На Ходынском поле в Москве пилота-победителя встречал московский губернатор Владимир Федорович Джунковский в сопровождении известных горожан — промышленников, купцов, литераторов, актрис, авиаторов, представителей военного ведомства и духовенства.
В. Ф. Джунковский вспоминал:
«Получив известие, что Васильев вылетел из последнего места своей остановки, я выехал на автомобиле в 3 часа утра на Ходынское поле… На горизонте, высоко в небе, образовалась точка, которая все увеличивалась. Сомнений не было — это был аэроплан… Аэроплан стал быстро спускаться, направляясь к белым флажкам вблизи павильона.
Публика неудержимо бросилась к месту спуска. Авиатор с аэропланом был уже на земле, он бросил руль и, обернувшись, смотрел на публику усталым взглядом.

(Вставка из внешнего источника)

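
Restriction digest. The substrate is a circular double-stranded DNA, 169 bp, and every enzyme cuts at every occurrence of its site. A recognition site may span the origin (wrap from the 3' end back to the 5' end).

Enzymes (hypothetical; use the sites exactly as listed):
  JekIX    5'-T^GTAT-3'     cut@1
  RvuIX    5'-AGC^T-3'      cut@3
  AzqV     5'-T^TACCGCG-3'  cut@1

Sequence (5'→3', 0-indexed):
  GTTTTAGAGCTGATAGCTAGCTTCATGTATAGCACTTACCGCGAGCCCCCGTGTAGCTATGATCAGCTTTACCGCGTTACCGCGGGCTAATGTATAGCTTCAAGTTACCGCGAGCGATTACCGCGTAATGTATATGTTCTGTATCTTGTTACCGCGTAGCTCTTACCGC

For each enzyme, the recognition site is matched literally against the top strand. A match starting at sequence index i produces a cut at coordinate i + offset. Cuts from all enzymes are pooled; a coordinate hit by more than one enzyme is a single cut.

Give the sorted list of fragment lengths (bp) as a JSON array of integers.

[2,3,4,5,7,7,7,8,9,10,10,11,11,11,13,14,16,21]

Per-enzyme occurrences:
  JekIX TGTAT/1: at [25, 90, 128, 139] ⇒ [26, 91, 129, 140]
  RvuIX AGCT/3: at [7, 14, 18, 54, 64, 95, 157] ⇒ [10, 17, 21, 57, 67, 98, 160]
  AzqV TTACCGCG/1: at [35, 68, 76, 104, 117, 148, 162] ⇒ [36, 69, 77, 105, 118, 149, 163]

All cut coordinates (distinct, sorted): [10, 17, 21, 26, 36, 57, 67, 69, 77, 91, 98, 105, 118, 129, 140, 149, 160, 163]

Fragment lengths:
  10→17: 7 bp
  17→21: 4 bp
  21→26: 5 bp
  26→36: 10 bp
  36→57: 21 bp
  57→67: 10 bp
  67→69: 2 bp
  69→77: 8 bp
  77→91: 14 bp
  91→98: 7 bp
  98→105: 7 bp
  105→118: 13 bp
  118→129: 11 bp
  129→140: 11 bp
  140→149: 9 bp
  149→160: 11 bp
  160→163: 3 bp
  163→10 (wrap): 169-163+10 = 16 bp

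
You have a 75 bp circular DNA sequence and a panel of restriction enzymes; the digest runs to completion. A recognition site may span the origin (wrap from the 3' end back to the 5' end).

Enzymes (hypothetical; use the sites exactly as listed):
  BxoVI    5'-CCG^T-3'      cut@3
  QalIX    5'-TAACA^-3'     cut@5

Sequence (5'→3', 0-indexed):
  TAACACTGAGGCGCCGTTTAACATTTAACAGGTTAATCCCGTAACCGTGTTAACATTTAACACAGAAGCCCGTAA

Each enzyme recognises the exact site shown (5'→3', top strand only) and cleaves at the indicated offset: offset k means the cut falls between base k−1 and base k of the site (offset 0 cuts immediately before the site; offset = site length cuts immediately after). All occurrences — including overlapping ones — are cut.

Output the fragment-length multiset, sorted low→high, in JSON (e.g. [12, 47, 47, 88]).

[6,7,7,7,8,8,10,11,11]

Scan for sites:
  BxoVI (CCGT, off=3): starts [13, 38, 44, 69] → cuts [16, 41, 47, 72]
  QalIX (TAACA, off=5): starts [0, 18, 25, 50, 57] → cuts [5, 23, 30, 55, 62]

All cut coordinates (distinct, sorted): [5, 16, 23, 30, 41, 47, 55, 62, 72]

Fragments:
  5→16: 11 bp
  16→23: 7 bp
  23→30: 7 bp
  30→41: 11 bp
  41→47: 6 bp
  47→55: 8 bp
  55→62: 7 bp
  62→72: 10 bp
  72→5 (wrap): 75-72+5 = 8 bp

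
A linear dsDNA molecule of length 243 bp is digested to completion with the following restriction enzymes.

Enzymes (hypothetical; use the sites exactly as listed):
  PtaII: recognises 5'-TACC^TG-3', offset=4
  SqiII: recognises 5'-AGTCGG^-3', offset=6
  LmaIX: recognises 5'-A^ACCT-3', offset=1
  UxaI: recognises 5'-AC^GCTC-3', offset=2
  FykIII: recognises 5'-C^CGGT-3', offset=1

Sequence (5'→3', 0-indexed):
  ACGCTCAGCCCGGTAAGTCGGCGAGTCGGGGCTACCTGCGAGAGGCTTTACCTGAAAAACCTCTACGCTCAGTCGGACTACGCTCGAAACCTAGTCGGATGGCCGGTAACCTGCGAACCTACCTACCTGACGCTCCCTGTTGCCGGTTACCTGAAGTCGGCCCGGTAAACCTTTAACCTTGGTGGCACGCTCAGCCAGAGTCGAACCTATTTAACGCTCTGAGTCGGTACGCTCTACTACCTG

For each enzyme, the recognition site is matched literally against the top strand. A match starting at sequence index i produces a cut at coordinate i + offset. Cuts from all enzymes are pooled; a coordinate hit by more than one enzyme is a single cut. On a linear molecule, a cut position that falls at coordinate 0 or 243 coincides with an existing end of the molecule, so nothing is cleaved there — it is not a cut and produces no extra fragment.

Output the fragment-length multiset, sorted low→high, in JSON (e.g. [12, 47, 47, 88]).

Scan for sites:
  PtaII TACCTG/4: at [32, 48, 123, 147, 237] ⇒ [36, 52, 127, 151, 241]
  SqiII AGTCGG/6: at [15, 23, 70, 92, 154, 221] ⇒ [21, 29, 76, 98, 160, 227]
  LmaIX AACCT/1: at [57, 87, 107, 115, 167, 174, 203] ⇒ [58, 88, 108, 116, 168, 175, 204]
  UxaI ACGCTC/2: at [0, 64, 79, 129, 186, 213, 228] ⇒ [2, 66, 81, 131, 188, 215, 230]
  FykIII CCGGT/1: at [9, 102, 142, 161] ⇒ [10, 103, 143, 162]

All cut coordinates (distinct, sorted): [2, 10, 21, 29, 36, 52, 58, 66, 76, 81, 88, 98, 103, 108, 116, 127, 131, 143, 151, 160, 162, 168, 175, 188, 204, 215, 227, 230, 241]

Fragment lengths:
  [0,2): 2 bp
  [2,10): 8 bp
  [10,21): 11 bp
  [21,29): 8 bp
  [29,36): 7 bp
  [36,52): 16 bp
  [52,58): 6 bp
  [58,66): 8 bp
  [66,76): 10 bp
  [76,81): 5 bp
  [81,88): 7 bp
  [88,98): 10 bp
  [98,103): 5 bp
  [103,108): 5 bp
  [108,116): 8 bp
  [116,127): 11 bp
  [127,131): 4 bp
  [131,143): 12 bp
  [143,151): 8 bp
  [151,160): 9 bp
  [160,162): 2 bp
  [162,168): 6 bp
  [168,175): 7 bp
  [175,188): 13 bp
  [188,204): 16 bp
  [204,215): 11 bp
  [215,227): 12 bp
  [227,230): 3 bp
  [230,241): 11 bp
  [241,243): 2 bp

[2,2,2,3,4,5,5,5,6,6,7,7,7,8,8,8,8,8,9,10,10,11,11,11,11,12,12,13,16,16]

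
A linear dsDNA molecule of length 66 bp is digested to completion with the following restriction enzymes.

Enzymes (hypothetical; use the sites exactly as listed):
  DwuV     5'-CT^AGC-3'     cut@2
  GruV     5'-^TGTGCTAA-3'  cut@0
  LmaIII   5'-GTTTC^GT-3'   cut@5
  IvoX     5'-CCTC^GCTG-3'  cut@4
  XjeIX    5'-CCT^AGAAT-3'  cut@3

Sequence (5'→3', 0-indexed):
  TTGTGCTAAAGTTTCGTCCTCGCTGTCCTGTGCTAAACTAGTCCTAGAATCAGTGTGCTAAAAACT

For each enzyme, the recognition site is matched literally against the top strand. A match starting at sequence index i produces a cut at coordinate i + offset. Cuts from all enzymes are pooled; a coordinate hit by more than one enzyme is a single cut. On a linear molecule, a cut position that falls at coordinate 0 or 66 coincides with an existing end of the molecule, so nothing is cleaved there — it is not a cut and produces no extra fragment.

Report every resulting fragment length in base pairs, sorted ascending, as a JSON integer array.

Site scan:
  DwuV (CTAGC, off=2): no sites
  GruV (TGTGCTAA, off=0): starts [1, 28, 53] → cuts [1, 28, 53]
  LmaIII (GTTTCGT, off=5): starts [10] → cuts [15]
  IvoX (CCTCGCTG, off=4): starts [17] → cuts [21]
  XjeIX (CCTAGAAT, off=3): starts [42] → cuts [45]

Pooled cuts: [1, 15, 21, 28, 45, 53]

Fragments:
  [0,1): 1 bp
  [1,15): 14 bp
  [15,21): 6 bp
  [21,28): 7 bp
  [28,45): 17 bp
  [45,53): 8 bp
  [53,66): 13 bp

[1,6,7,8,13,14,17]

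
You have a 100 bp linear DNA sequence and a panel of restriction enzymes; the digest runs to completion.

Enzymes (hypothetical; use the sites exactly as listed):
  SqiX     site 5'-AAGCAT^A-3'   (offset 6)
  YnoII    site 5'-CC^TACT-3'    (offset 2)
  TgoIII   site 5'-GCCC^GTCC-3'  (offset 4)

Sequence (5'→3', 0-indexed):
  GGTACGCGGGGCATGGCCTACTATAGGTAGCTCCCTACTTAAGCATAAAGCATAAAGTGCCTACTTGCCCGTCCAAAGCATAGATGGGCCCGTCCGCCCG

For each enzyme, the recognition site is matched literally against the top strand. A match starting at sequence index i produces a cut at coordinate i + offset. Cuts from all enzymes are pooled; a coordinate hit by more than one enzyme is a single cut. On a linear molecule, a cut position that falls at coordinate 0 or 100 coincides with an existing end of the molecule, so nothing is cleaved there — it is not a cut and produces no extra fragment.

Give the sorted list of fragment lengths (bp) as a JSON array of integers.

[7,8,9,9,10,11,11,17,18]

Site scan:
  SqiX (AAGCATA, off=6): starts [40, 47, 75] → cuts [46, 53, 81]
  YnoII (CCTACT, off=2): starts [16, 33, 59] → cuts [18, 35, 61]
  TgoIII (GCCCGTCC, off=4): starts [66, 87] → cuts [70, 91]

Pooled cuts: [18, 35, 46, 53, 61, 70, 81, 91]

Fragments:
  [0,18): 18 bp
  [18,35): 17 bp
  [35,46): 11 bp
  [46,53): 7 bp
  [53,61): 8 bp
  [61,70): 9 bp
  [70,81): 11 bp
  [81,91): 10 bp
  [91,100): 9 bp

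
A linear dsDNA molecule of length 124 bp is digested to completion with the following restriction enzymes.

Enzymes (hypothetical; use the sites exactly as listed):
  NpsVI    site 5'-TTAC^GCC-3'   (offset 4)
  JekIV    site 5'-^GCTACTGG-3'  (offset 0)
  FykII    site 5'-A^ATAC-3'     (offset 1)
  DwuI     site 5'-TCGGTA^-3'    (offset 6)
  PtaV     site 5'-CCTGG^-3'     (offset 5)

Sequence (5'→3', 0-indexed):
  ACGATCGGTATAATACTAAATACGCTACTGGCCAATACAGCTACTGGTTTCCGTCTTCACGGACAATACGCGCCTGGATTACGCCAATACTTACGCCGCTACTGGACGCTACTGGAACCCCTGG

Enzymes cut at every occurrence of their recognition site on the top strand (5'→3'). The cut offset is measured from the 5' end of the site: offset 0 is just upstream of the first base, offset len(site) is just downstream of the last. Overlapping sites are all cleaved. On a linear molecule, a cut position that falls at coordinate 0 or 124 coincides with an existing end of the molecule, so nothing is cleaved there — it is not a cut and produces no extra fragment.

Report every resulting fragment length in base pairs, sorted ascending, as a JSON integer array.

Scan for sites:
  NpsVI TTACGCC/4: at [78, 90] ⇒ [82, 94]
  JekIV GCTACTGG/0: at [23, 39, 97, 107] ⇒ [23, 39, 97, 107]
  FykII AATAC/1: at [11, 18, 33, 64, 85] ⇒ [12, 19, 34, 65, 86]
  DwuI TCGGTA/6: at [4] ⇒ [10]
  PtaV CCTGG/5: at [72, 119] ⇒ [77] (position 124 is a terminus of the linear molecule — no cut)

Pooled cuts: [10, 12, 19, 23, 34, 39, 65, 77, 82, 86, 94, 97, 107]

Fragment lengths:
  [0,10): 10 bp
  [10,12): 2 bp
  [12,19): 7 bp
  [19,23): 4 bp
  [23,34): 11 bp
  [34,39): 5 bp
  [39,65): 26 bp
  [65,77): 12 bp
  [77,82): 5 bp
  [82,86): 4 bp
  [86,94): 8 bp
  [94,97): 3 bp
  [97,107): 10 bp
  [107,124): 17 bp

[2,3,4,4,5,5,7,8,10,10,11,12,17,26]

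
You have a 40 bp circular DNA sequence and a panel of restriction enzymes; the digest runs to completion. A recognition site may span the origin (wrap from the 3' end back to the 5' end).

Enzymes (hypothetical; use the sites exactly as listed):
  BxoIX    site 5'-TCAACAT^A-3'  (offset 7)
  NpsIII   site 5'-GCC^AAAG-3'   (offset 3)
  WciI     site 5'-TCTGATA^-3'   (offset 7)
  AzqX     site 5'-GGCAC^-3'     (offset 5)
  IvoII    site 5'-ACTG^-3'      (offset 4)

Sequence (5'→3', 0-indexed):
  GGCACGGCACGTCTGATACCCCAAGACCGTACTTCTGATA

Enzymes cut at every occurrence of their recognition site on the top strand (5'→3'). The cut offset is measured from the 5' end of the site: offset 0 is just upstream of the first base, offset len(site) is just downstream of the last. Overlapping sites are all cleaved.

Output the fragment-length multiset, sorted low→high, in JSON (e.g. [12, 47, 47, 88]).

Scan for sites:
  BxoIX (TCAACATA, off=7): no sites
  NpsIII (GCCAAAG, off=3): no sites
  WciI TCTGATA/7: at [11, 33] ⇒ [0, 18]
  AzqX GGCAC/5: at [0, 5] ⇒ [5, 10]
  IvoII (ACTG, off=4): no sites

All cut coordinates (distinct, sorted): [0, 5, 10, 18]

Fragments:
  0→5: 5 bp
  5→10: 5 bp
  10→18: 8 bp
  18→0 (wrap): 40-18+0 = 22 bp

[5,5,8,22]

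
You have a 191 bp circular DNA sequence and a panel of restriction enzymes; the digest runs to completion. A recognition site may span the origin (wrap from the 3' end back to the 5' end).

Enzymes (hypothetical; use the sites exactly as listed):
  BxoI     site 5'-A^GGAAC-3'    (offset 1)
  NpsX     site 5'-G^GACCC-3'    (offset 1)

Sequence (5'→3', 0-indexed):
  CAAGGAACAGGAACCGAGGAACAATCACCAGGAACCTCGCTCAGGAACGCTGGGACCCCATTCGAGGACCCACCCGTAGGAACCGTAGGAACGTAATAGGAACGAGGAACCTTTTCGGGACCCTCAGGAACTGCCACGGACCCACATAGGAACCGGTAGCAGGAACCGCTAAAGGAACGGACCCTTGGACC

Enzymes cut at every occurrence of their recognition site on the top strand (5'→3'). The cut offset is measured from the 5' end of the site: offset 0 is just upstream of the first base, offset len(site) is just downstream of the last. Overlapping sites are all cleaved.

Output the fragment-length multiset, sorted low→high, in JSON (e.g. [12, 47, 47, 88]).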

В течение нескольких минут он сидел как бы застывши на своем маленьком, высоком сиденье. А шапки летели вверх, махали платками, аплодировали, кричали от восторга… Наконец, Васильева осторожно сняли, поддерживая за руки. Он неуверенно ступил на землю… Весь окоченелый, направляется он к павильону. Как только вошел он в павильон, то неудержимо начал нервно, жутко рассказывать о беспорядках, царивших в организации перелета, он говорил, что нигде на остановках не было ничего приготовлено, не было бензина, не было механиков, не было костров, фейерверков для обозначения мест, бранил генерала Каульбарса, который стоял во главе организационного комитета, приписывал все неудачи летчиков плохой организации».
Стало быть, авиаторам приходилось бороться не только с несовершенством своих машин и погодными условиями, но и с негодной организацией перелета.
Как мы помним, неразбериха началась еще на старте перелета на Комендантском аэродроме. Увы, беспорядок продолжился и в ходе самого состязания, что привело к трагическим последствиям (вспоминается первая веломногодневка Петербург — Москва 1895 года).
Формально никто, кроме Васильева, тогда дистанцию не закончил и в Первопрестольную не прилетел.
Авиатор Г. В. Янковский добрался только до Твери и сошел с гонки после двух аварий и окончательной поломки самолета.
Уточкин выбыл из перелета еще раньше, чудом оставшись в живых.
Владимир Федорович Джунковский вспоминал: «…Особенно тяжкие увечья получил Уточкин, упав с аппаратом в 30 верстах от Новгорода, у него оказалась поврежденной спина, перелом ключицы, вывих коленной чашки и сотрясение мозга. Его привезли в Москву в лечебницу Бакунина, где я его навестил во время его болезни несколько раз».